Selon une étude menée sur 1840 patients, le surtraitement du cancer de la prostate en France est réel. Il concerne une partie non négligeable des sujets pris en charge pour une tumeur dite de stade T1 et dans une moindre mesure ceux atteints de tumeurs au stade T2. C’est ce que révèle un travail mené par Cyrille Delpierre (Unité Inserm 1027), qui chiffre entre 3200 et 4800 le nombre de patients concernés.

 

Si le dosage du PSA a ouvert la voie à un possible dépistage du cancer de la prostate, aucun programme de dépistage systématique n’a été mis en place en France comme partout ailleurs dans le monde. En effet, d’importantes questions restent posées, en particulier concernant l’impact du dépistage en termes de réduction de la mortalité pour la population concernée.

 

Le dosage du PSA détecte les tumeurs qui évoluent le moins vite

L’utilisation généralisée du test PSA a conduit à une plus grande précocité des diagnostics. Cette évolution constitue en soi une avancée, les stades précoces étant moins graves donc plus facilement curables. Mais tous les cancers de la prostate n’ont pas la même agressivité et comme beaucoup de tests de dépistage, le dosage du PSA détecte plus facilement les tumeurs qui évoluent le moins vite. Par conséquent, une part non négligeable des tumeurs diagnostiquées suites à un test PSA sont faiblement évolutives ce qui expose des patients aux risques de sur-diagnostic (dépistage d’un cancer qui ne serait jamais devenu symptomatique avant le décès du sujet) ou de surtraitement (traitement d’un cancer sans impact sur le pronostic de la maladie).

Or, le surtraitement peut être associé à des effets indésirables majeurs comme l’impuissance ou l’incontinence. Le but de l’étude menée par Cyrille Delpierre et son équipe, en collaboration avec le réseau Français des registres de cancer, a été d’estimer l’ampleur du surdiagnostic et du surtraitement potentiel et réel pour le cancer de la prostate en France, en tenant compte des comorbidités susceptibles de modifier fortement l’espérance de vie théorique. L’échantillon était composé de 1840 patients diagnostiqués en 2001.

 

Entre 30,8% et 62,5% des patients sous radiothérapie étaient surtraités

Les proportions de patients surdiagnostiqués et surtraités ont été estimées en comparant l’espérance de vie théorique (prenant en compte les comorbidités), à l’espérance de vie avec le cancer. Il a été possible d’identifier les patients en situation de surtraitement potentiel, c’est à dire ceux dont l’espérance de vie théorique était inférieure à l’espérance de vie avec cancer, et parmi ces derniers de savoir lesquels avaient effectivement été traités (soit par chirurgie ou par radiothérapie) donc réellement surtraités.

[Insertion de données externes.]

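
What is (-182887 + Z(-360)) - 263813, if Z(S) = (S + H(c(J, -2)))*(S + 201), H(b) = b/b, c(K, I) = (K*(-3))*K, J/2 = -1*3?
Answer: -389619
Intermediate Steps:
J = -6 (J = 2*(-1*3) = 2*(-3) = -6)
c(K, I) = -3*K² (c(K, I) = (-3*K)*K = -3*K²)
H(b) = 1
Z(S) = (1 + S)*(201 + S) (Z(S) = (S + 1)*(S + 201) = (1 + S)*(201 + S))
(-182887 + Z(-360)) - 263813 = (-182887 + (201 + (-360)² + 202*(-360))) - 263813 = (-182887 + (201 + 129600 - 72720)) - 263813 = (-182887 + 57081) - 263813 = -125806 - 263813 = -389619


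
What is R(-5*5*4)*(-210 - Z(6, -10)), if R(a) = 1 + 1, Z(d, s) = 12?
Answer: -444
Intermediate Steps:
R(a) = 2
R(-5*5*4)*(-210 - Z(6, -10)) = 2*(-210 - 1*12) = 2*(-210 - 12) = 2*(-222) = -444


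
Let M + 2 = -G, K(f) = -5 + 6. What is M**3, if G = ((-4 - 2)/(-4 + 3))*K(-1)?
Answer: -512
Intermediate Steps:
K(f) = 1
G = 6 (G = ((-4 - 2)/(-4 + 3))*1 = -6/(-1)*1 = -6*(-1)*1 = 6*1 = 6)
M = -8 (M = -2 - 1*6 = -2 - 6 = -8)
M**3 = (-8)**3 = -512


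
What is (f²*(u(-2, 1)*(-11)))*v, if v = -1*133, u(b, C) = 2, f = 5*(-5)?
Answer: 1828750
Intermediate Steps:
f = -25
v = -133
(f²*(u(-2, 1)*(-11)))*v = ((-25)²*(2*(-11)))*(-133) = (625*(-22))*(-133) = -13750*(-133) = 1828750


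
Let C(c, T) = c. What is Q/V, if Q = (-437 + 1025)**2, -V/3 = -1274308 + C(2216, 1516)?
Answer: 28812/318023 ≈ 0.090597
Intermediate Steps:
V = 3816276 (V = -3*(-1274308 + 2216) = -3*(-1272092) = 3816276)
Q = 345744 (Q = 588**2 = 345744)
Q/V = 345744/3816276 = 345744*(1/3816276) = 28812/318023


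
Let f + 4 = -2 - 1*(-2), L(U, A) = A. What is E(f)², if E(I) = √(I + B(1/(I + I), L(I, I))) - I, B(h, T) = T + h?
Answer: (16 + I*√130)²/16 ≈ 7.875 + 22.803*I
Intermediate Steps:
f = -4 (f = -4 + (-2 - 1*(-2)) = -4 + (-2 + 2) = -4 + 0 = -4)
E(I) = √(1/(2*I) + 2*I) - I (E(I) = √(I + (I + 1/(I + I))) - I = √(I + (I + 1/(2*I))) - I = √(1/(2*I) + 2*I) - I)
E(f)² = (√(2/(-4) + 8*(-4))/2 - 1*(-4))² = (√(2*(-¼) - 32)/2 + 4)² = (√(-½ - 32)/2 + 4)² = (√(-65/2)/2 + 4)² = ((I*√130/2)/2 + 4)² = (I*√130/4 + 4)² = (4 + I*√130/4)²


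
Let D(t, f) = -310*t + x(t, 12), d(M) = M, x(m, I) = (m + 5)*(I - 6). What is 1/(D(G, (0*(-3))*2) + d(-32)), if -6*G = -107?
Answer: -3/16270 ≈ -0.00018439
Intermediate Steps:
G = 107/6 (G = -1/6*(-107) = 107/6 ≈ 17.833)
x(m, I) = (-6 + I)*(5 + m) (x(m, I) = (5 + m)*(-6 + I) = (-6 + I)*(5 + m))
D(t, f) = 30 - 304*t (D(t, f) = -310*t + (-30 - 6*t + 5*12 + 12*t) = -310*t + (-30 - 6*t + 60 + 12*t) = -310*t + (30 + 6*t) = 30 - 304*t)
1/(D(G, (0*(-3))*2) + d(-32)) = 1/((30 - 304*107/6) - 32) = 1/((30 - 16264/3) - 32) = 1/(-16174/3 - 32) = 1/(-16270/3) = -3/16270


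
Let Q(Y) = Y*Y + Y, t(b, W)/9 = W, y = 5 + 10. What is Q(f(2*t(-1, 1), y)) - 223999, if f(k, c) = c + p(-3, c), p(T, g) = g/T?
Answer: -223889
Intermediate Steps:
y = 15
t(b, W) = 9*W
f(k, c) = 2*c/3 (f(k, c) = c + c/(-3) = c + c*(-⅓) = c - c/3 = 2*c/3)
Q(Y) = Y + Y² (Q(Y) = Y² + Y = Y + Y²)
Q(f(2*t(-1, 1), y)) - 223999 = ((⅔)*15)*(1 + (⅔)*15) - 223999 = 10*(1 + 10) - 223999 = 10*11 - 223999 = 110 - 223999 = -223889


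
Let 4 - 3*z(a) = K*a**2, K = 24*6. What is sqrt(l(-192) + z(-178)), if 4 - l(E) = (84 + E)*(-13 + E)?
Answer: 10*I*sqrt(138867)/3 ≈ 1242.2*I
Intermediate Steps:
K = 144
l(E) = 4 - (-13 + E)*(84 + E) (l(E) = 4 - (84 + E)*(-13 + E) = 4 - (-13 + E)*(84 + E))
z(a) = 4/3 - 48*a**2
sqrt(l(-192) + z(-178)) = sqrt((1096 - 1*(-192)**2 - 71*(-192)) + (4/3 - 48*(-178)**2)) = sqrt((1096 - 1*36864 + 13632) + (4/3 - 48*31684)) = sqrt((1096 - 36864 + 13632) + (4/3 - 1520832)) = sqrt(-22136 - 4562492/3) = sqrt(-4628900/3) = 10*I*sqrt(138867)/3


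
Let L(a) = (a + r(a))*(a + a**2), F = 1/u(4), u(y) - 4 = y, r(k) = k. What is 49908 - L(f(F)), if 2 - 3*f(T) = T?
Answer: 12776123/256 ≈ 49907.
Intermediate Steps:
u(y) = 4 + y
F = 1/8 (F = 1/(4 + 4) = 1/8 ≈ 0.12500)
f(T) = 2/3 - T/3
L(a) = 2*a*(a + a**2) (L(a) = (a + a)*(a + a**2) = (2*a)*(a + a**2) = 2*a*(a + a**2))
49908 - L(f(F)) = 49908 - 2*(2/3 - 1/3*1/8)**2*(1 + (2/3 - 1/3*1/8)) = 49908 - 2*(2/3 - 1/24)**2*(1 + (2/3 - 1/24)) = 49908 - 2*(5/8)**2*(1 + 5/8) = 49908 - 2*25*13/(64*8) = 49908 - 1*325/256 = 49908 - 325/256 = 12776123/256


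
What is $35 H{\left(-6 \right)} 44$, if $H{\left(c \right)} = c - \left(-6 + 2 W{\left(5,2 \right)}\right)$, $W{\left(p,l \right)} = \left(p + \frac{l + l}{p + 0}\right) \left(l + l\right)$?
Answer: $-71456$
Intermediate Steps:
$W{\left(p,l \right)} = 2 l \left(p + \frac{2 l}{p}\right)$ ($W{\left(p,l \right)} = \left(p + \frac{2 l}{p}\right) 2 l = 2 l \left(p + \frac{2 l}{p}\right)$)
$H{\left(c \right)} = - \frac{202}{5} + c$ ($H{\left(c \right)} = c + \left(- 2 \cdot 2 \cdot 2 \cdot \frac{1}{5} \left(5^{2} + 2 \cdot 2\right) + 6\right) = c + \left(- 2 \cdot 2 \cdot 2 \cdot \frac{1}{5} \left(25 + 4\right) + 6\right) = c + \left(- 2 \cdot 2 \cdot 2 \cdot \frac{1}{5} \cdot 29 + 6\right) = c + \left(\left(-2\right) \frac{116}{5} + 6\right) = c + \left(- \frac{232}{5} + 6\right) = c - \frac{202}{5} = - \frac{202}{5} + c$)
$35 H{\left(-6 \right)} 44 = 35 \left(- \frac{202}{5} - 6\right) 44 = 35 \left(- \frac{232}{5}\right) 44 = \left(-1624\right) 44 = -71456$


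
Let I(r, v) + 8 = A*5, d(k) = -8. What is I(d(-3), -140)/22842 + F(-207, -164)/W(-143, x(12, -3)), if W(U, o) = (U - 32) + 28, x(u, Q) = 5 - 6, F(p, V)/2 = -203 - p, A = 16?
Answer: -3188/62181 ≈ -0.051270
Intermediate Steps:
F(p, V) = -406 - 2*p (F(p, V) = 2*(-203 - p) = -406 - 2*p)
I(r, v) = 72 (I(r, v) = -8 + 16*5 = -8 + 80 = 72)
x(u, Q) = -1
W(U, o) = -4 + U (W(U, o) = (-32 + U) + 28 = -4 + U)
I(d(-3), -140)/22842 + F(-207, -164)/W(-143, x(12, -3)) = 72/22842 + (-406 - 2*(-207))/(-4 - 143) = 72*(1/22842) + (-406 + 414)/(-147) = 4/1269 + 8*(-1/147) = 4/1269 - 8/147 = -3188/62181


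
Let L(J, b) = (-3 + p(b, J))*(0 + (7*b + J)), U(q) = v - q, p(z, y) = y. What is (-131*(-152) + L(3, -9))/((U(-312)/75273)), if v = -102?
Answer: 249805996/35 ≈ 7.1373e+6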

Selon l’étude, 9,3% à 22, 2% des patients atteints de tumeurs au stade T1 étaient surtraités, entre 7,7% et 24,4% des patients ayant subi une prostatectomie, et entre 30,8% et 62,5% de ceux recevant une radiothérapie. Pour les patients au stade T2, 2% étaient surtraités, soit 2% de ceux ayant subi une ablation de la prostate et 4,9% de ceux recevant une radiothérapie.

La présence d’une comorbidité augmentait considérablement ces proportions, les patients au stade T1 avec plus de deux comorbidités étant en situation de surtraitement potentiel dans la presque totalité des cas et étant réellement surtraités dans un tiers des cas. “Une des limites importantes de notre étude a été de travailler sur des patients diagnostiqués en 2000, précise Cyrille Delpierre. La situation est actuellement différente. Mais des données plus récentes concernant l’année 2008 montrent une inversion des proportions des stades T1 et T2. Les stades T1 sont maintenant plus fréquents que les T2. La proportion des petits stades dans lesquels l’on observe un risque élevé de surtraitement serait en augmentation.”

 

“Prise en compte du risques”

Pour les chercheurs, la question essentielle n’est pas le test de dépistage en lui-même mais plutôt le choix d’une prise en charge appropriée. “Au vu du surtraitement avéré du cancer de la prostate, cette prise en charge pourrait se limiter, notamment pour les patients ayant des comorbidités, à une surveillance permettant de proposer le traitement quand il deviendrait opportun” estime Cyrille Delpierre.

La différence observée dans l’étude entre surtraitement potentiel et surtraitement réel témoigne d’une prise en compte du risque de surtraitement par les urologues. Pour les auteurs de l’étude, “cette prise en compte reste néanmoins à améliorer”. Cette situation montre la difficulté à proposer une surveillance active et à justifier une attitude non-interventionniste chez des patients se sachant atteints d’un cancer. Ce qui tend à démontrer au final l’importance des inconvénients d’un dépistage trop extensif et généralisé.